Quatrième de couverture : « Je revenais du collège quand j’ai rencontré Bella. Une après-midi de novembre, morose. Un garçon triste, chétif, une tête à claques, la tête baissée, la peur qui habite ses tripes, et parfois, l’envie d’en finir. On n’imagine pas ce que ressent un enfant quand il faut qu’il se fasse encore plus petit qu’il n’est, quand il n’a pas droit à l’erreur, quand chaque faux pas prend un air de fin du monde. Mais en l’entendant, ce jour-là, j’ai redressé le menton.

Yamen Manai nous conte avec fougue le cruel éveil au monde d’un adolescent révolté par les injustices. Heureusement, il a Bella. Entre eux, un amour inconditionnel et l’expérience du mépris dans cette société qui honnit les faibles jusqu’aux chiens qu’on abat pour que la rage ne se propage pas dans le peuple.

Mais la rage est déjà là. »

Nous sommes en Tunisie, un jeune homme alterne des entretiens avec son avocat commis d’office et un psychiatre. En vue : un procès pour agression avec une arme sur plusieurs personnes.

Tout est à la première personne et la repartie du narrateur n’a pas manquée de me faire réagir à de nombreuses reprises. C’était franchement savoureux et Yamen Manai, que je découvre, est un dialoguiste remarquable.

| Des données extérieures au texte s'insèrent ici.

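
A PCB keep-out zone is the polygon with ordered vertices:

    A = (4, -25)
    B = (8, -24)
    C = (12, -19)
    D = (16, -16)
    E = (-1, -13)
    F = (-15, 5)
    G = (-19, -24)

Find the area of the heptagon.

Σ = (104) + (136) + (112) + (-224) + (-200) + (455) + (571) = 954
Area = |Σ|/2 = 477.

477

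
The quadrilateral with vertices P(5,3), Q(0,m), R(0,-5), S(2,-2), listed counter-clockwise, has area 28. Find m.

Write out the shoelace sum; only the two edges meeting at Q involve m:
2·Area = [(5·m − 0·3) + (0·(-5) − 0·m)] + 26
       = 5·m + 26 = 56
⇒ m = 6.

6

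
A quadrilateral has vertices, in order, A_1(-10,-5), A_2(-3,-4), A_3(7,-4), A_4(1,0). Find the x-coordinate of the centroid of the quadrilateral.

Apply the shoelace (surveyor's) formula. First the cross-terms c_i = x_i·y_{i+1} − x_{i+1}·y_i:
  25, 40, 4, -5  ⇒  2A = 64, A = 32.
Then Σ (x_i + x_{i+1})·c_i = -88, so x̄ = -88 / (6·32) = -11/24.

-11/24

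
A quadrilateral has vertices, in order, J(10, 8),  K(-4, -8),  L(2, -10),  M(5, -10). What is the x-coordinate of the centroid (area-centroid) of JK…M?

955/267

Apply the shoelace (surveyor's) formula. First the cross-terms c_i = x_i·y_{i+1} − x_{i+1}·y_i:
  -48, 56, 30, 140  ⇒  2A = 178, A = 89.
Then Σ (x_i + x_{i+1})·c_i = 1910, so x̄ = 1910 / (6·89) = 955/267.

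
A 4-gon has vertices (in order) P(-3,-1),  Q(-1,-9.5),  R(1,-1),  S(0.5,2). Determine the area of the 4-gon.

Apply the surveyor's formula: 2A = Σ (x_i·y_{i+1} − x_{i+1}·y_i), indices taken mod 4.
P→Q: (-3)(-9.5) − (-1)(-1) = 27.5
Q→R: (-1)(-1) − (1)(-9.5) = 10.5
R→S: (1)(2) − (0.5)(-1) = 2.5
S→P: (0.5)(-1) − (-3)(2) = 5.5
Σ = 46
Area = |Σ|/2 = 23.

23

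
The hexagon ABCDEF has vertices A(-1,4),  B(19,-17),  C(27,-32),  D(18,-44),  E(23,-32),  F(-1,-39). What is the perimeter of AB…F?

142

|AB| = √((20)² + (-21)²) = √841 = 29
|BC| = √((8)² + (-15)²) = √289 = 17
|CD| = √((-9)² + (-12)²) = √225 = 15
|DE| = √((5)² + (12)²) = √169 = 13
|EF| = √((-24)² + (-7)²) = √625 = 25
|FA| = √((0)² + (43)²) = √1849 = 43
Perimeter = 29 + 17 + 15 + 13 + 25 + 43 = 142.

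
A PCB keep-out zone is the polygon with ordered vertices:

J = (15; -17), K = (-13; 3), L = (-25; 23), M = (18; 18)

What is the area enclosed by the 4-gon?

920

Apply the shoelace (surveyor's) formula: 2A = Σ (x_i·y_{i+1} − x_{i+1}·y_i), indices taken mod 4.
J→K: (15)(3) − (-13)(-17) = -176
K→L: (-13)(23) − (-25)(3) = -224
L→M: (-25)(18) − (18)(23) = -864
M→J: (18)(-17) − (15)(18) = -576
Σ = -1840
Area = |Σ|/2 = 920.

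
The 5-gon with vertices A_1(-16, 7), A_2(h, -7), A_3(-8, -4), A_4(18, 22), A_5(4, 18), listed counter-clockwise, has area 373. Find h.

The doubled signed area Σ (x_i y_{i+1} − x_{i+1} y_i) is linear in h.
With h=0 it equals 504; the coefficient of h is -11 (from the two edges through A_2).
So -11·h + 504 = 2·373 = 746 ⇒ h = -22.

-22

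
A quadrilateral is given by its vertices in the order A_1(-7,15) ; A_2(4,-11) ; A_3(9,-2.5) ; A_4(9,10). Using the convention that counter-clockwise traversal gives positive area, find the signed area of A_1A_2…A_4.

Apply the shoelace (surveyor's) formula: 2A = Σ (x_i·y_{i+1} − x_{i+1}·y_i), indices taken mod 4.
A_1→A_2: (-7)(-11) − (4)(15) = 17
A_2→A_3: (4)(-2.5) − (9)(-11) = 89
A_3→A_4: (9)(10) − (9)(-2.5) = 112.5
A_4→A_1: (9)(15) − (-7)(10) = 205
Σ = 423.5
Signed area = Σ/2 = 211.75 (positive ⇒ counter-clockwise traversal).

211.75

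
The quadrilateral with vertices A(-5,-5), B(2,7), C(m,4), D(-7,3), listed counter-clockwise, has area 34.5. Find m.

-2

The doubled signed area Σ (x_i y_{i+1} − x_{i+1} y_i) is linear in m.
With m=0 it equals 61; the coefficient of m is -4 (from the two edges through C).
So -4·m + 61 = 2·34.5 = 69 ⇒ m = -2.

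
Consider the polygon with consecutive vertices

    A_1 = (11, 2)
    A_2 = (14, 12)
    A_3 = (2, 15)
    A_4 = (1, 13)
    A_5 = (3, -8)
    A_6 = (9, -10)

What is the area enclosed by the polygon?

Apply the surveyor's formula: 2A = Σ (x_i·y_{i+1} − x_{i+1}·y_i), indices taken mod 6.
A_1→A_2: (11)(12) − (14)(2) = 104
A_2→A_3: (14)(15) − (2)(12) = 186
A_3→A_4: (2)(13) − (1)(15) = 11
A_4→A_5: (1)(-8) − (3)(13) = -47
A_5→A_6: (3)(-10) − (9)(-8) = 42
A_6→A_1: (9)(2) − (11)(-10) = 128
Σ = 424
Area = |Σ|/2 = 212.

212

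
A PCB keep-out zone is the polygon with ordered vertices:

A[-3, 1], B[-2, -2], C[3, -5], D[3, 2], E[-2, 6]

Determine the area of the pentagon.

41.5

Apply the surveyor's formula: 2A = Σ (x_i·y_{i+1} − x_{i+1}·y_i), indices taken mod 5.
Σ = (8) + (16) + (21) + (22) + (16) = 83
Area = |Σ|/2 = 41.5.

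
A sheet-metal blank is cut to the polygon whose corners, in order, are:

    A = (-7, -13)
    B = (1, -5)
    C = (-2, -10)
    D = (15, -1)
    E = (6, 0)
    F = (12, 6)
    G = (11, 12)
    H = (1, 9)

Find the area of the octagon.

218.5

Apply Gauss's area formula: 2A = Σ (x_i·y_{i+1} − x_{i+1}·y_i), indices taken mod 8.
A→B: (-7)(-5) − (1)(-13) = 48
B→C: (1)(-10) − (-2)(-5) = -20
C→D: (-2)(-1) − (15)(-10) = 152
D→E: (15)(0) − (6)(-1) = 6
E→F: (6)(6) − (12)(0) = 36
F→G: (12)(12) − (11)(6) = 78
G→H: (11)(9) − (1)(12) = 87
H→A: (1)(-13) − (-7)(9) = 50
Σ = 437
Area = |Σ|/2 = 218.5.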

Yamen Manai nous parle de la violence : familiale, sociale, politique. Cette violence des êtres qui change les êtres. Dans ce monde, un jeune garçon cherche à s’effacer : pour échapper à une claque paternelle ou aux brimades d’autres enfants. Jusqu’au jour où il va trouver une petite chienne d’un jour ou deux et la recueillir. Avec l’animal c’est l’amour qu’il va découvrir : l’amour franc et honnête, celui qui ne calcule pas, celui qui donne confiance en soi.

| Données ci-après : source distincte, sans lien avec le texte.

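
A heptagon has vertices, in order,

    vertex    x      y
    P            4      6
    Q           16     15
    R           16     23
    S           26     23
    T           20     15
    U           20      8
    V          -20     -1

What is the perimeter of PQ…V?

116

|PQ| = √((12)² + (9)²) = √225 = 15
|QR| = √((0)² + (8)²) = √64 = 8
|RS| = √((10)² + (0)²) = √100 = 10
|ST| = √((-6)² + (-8)²) = √100 = 10
|TU| = √((0)² + (-7)²) = √49 = 7
|UV| = √((-40)² + (-9)²) = √1681 = 41
|VP| = √((24)² + (7)²) = √625 = 25
Perimeter = 15 + 8 + 10 + 10 + 7 + 41 + 25 = 116.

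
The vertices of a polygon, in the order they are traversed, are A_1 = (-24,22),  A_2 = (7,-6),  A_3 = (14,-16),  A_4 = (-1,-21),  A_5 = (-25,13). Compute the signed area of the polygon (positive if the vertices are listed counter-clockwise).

Apply the shoelace (surveyor's) formula: 2A = Σ (x_i·y_{i+1} − x_{i+1}·y_i), indices taken mod 5.
A_1→A_2: (-24)(-6) − (7)(22) = -10
A_2→A_3: (7)(-16) − (14)(-6) = -28
A_3→A_4: (14)(-21) − (-1)(-16) = -310
A_4→A_5: (-1)(13) − (-25)(-21) = -538
A_5→A_1: (-25)(22) − (-24)(13) = -238
Σ = -1124
Signed area = Σ/2 = -562 (negative ⇒ clockwise traversal).

-562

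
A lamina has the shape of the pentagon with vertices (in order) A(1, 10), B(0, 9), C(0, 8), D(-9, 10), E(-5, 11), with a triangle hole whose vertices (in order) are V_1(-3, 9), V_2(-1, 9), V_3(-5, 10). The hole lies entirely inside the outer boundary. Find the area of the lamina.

13.5

Outer boundary:
Apply the shoelace formula: 2A = Σ (x_i·y_{i+1} − x_{i+1}·y_i), indices taken mod 5.
A→B: (1)(9) − (0)(10) = 9
B→C: (0)(8) − (0)(9) = 0
C→D: (0)(10) − (-9)(8) = 72
D→E: (-9)(11) − (-5)(10) = -49
E→A: (-5)(10) − (1)(11) = -61
Σ = -29
Area = |Σ|/2 = 14.5.
Hole:
Apply Gauss's area formula: 2A = Σ (x_i·y_{i+1} − x_{i+1}·y_i), indices taken mod 3.
Σ = (-18) + (35) + (-15) = 2
Area = |Σ|/2 = 1.
Net area = 14.5 − 1 = 13.5.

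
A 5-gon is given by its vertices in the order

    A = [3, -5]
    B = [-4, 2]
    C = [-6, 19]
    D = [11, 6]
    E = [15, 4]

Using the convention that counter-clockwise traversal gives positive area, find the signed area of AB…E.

Apply the shoelace formula: 2A = Σ (x_i·y_{i+1} − x_{i+1}·y_i), indices taken mod 5.
Σ = (-14) + (-64) + (-245) + (-46) + (-87) = -456
Signed area = Σ/2 = -228 (negative ⇒ clockwise traversal).

-228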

En parallèle, une campagne est menée en Tunisie afin de tuer les chiens errants – déjà mal considérés car estimés impurs dans le Coran – soupçonnés de propager la rage au sein de la population. Cette rage qui, chiens ou pas chiens, gronde.

Ce roman est un magnifique hymne au lien fort qui peut unir l’homme et l’animal, dans le respect mutuel. Il rappelle la plus grande richesse qu’une personne puisse avoir : non celle de son portefeuille mais celle de son coeur. Et si ça a l’air un peu niais dit comme ça, c’est sans compter sur la violence quotidienne dont témoigne le narrateur : qu’elle soit familiale ou gouvernementale. Entre volonté de dominer et volonté de posséder, y aura-t-il une place pour la volonté d’aimer et de protéger ?

Un texte frontal, percutant et qui ne cache pas son pessimisme suite aux espoirs déçus de la révolution populaire de 2010-2011. Ce fut un frôlement de coup de coeur qui m’invite à découvrir d’autres œuvres de Yamen Manai, sans trop attendre.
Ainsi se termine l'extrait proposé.